I have a very good reason for wanting to wrap up the novel-that’s-taken-me-forever-to-finish: I have another book coming out. In just TWELVE DAYS, I’ll be telling all the world that my book, 365 Tips For Writers: Inspiration, Writing Prompts and Beat The Block Tips to Turbocharge Your Creativity, is OUT and READY TO BUY!! Whoo-hoo!

And even though I didn’t get the novel done, I’ve spent a good part of this week working on the promo for this book. I’m sending out articles (even doing something I’ve never done before: Submitting reprints), writing up ads, securing ad space, getting review quotes to put on the book’s Web site and working on the press release. I’ve also got a thread going at the Absolute Write Water Cooler that is counting off the days getting closer to this book’s release. (Maybe it’s not day-by-day but at least it is SOMETHING!) (Hm, it would be neat if I could put something like that here or on my Web site.)

Of course, as with my last book, I’m VERY NERVOUS. Sure I’m excited, but the same old anxieties, doubts and fears keep picking at me.
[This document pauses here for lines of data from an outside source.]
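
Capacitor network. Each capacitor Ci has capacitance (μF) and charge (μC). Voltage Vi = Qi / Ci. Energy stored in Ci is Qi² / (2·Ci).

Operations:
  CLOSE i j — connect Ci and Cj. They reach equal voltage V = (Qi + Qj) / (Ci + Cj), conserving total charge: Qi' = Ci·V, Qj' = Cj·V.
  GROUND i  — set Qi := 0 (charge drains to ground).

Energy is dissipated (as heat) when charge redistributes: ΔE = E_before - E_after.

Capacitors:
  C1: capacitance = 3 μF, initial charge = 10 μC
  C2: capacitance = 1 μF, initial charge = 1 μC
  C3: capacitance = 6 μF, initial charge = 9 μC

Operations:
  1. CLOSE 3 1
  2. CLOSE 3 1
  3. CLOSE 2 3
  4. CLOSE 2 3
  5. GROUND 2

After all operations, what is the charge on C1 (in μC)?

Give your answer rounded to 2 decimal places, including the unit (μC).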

This time around, though, I’m confident the book is typo-free. (I caught one in an ARC and my publisher let me know she took care of it when I called her the other day.) But other worries keep nagging at me: What if writing pros put down this book as having absolutely NO VALUE to any writer? What if somebody plagiarizes the book? What if magazines like Writer’s Digest or The Writer hate it? What if somebody turns around and sues me for stealing THEIR book idea?

What if the book flops?

What if, what if. I’m right back where I was when MIDNIGHT OIL was coming out. And while it got some good reception, I’m finding it pretty hard to imagine what good things readers would have to say about it. If they’ll have anything to say at all. (One of my sisters was going through the ARC and said, “I need this book.” That sure helped me breathe a relieved sigh but, still, she IS my sister.) This book had very few beta readers: Peter Bowerman read it, but only because he wrote the Foreword for it. My younger brother, an aspiring writer, read only one tip in the book. And Jason read a couple. But other than that, no one has sat down, read the whole thing and made any comments or suggestions. Not on my end, anyway; my publisher had four beta readers before they accepted the book. And all I got from her was, “We think your book is fantastic.” And, sure, the glowing praise for the book’s CD lifted my spirits, but I don’t have any outside criticism on it.

Now I see the wisdom of having beta readers, for either fiction of nonfiction: You can go into this thing armed with some knowledge of everything in your book being fixed/explained, your book being able to do the job it’s meant to do and what kind of feedback you can prepare yourself for.

But despite having no beta readers, I AM confident about this book. I DO think it is good and can help other writers out there. I’ve even tested a few of those tips with writing groups and message boards. I know that there has been at least ONE writer who I communicated with through a writing group that felt better after hearing a tip.

And if I’ve managed to help at least ONE writer start writing, sending stuff out and defeat writer’s block because of my book, then my work is complete.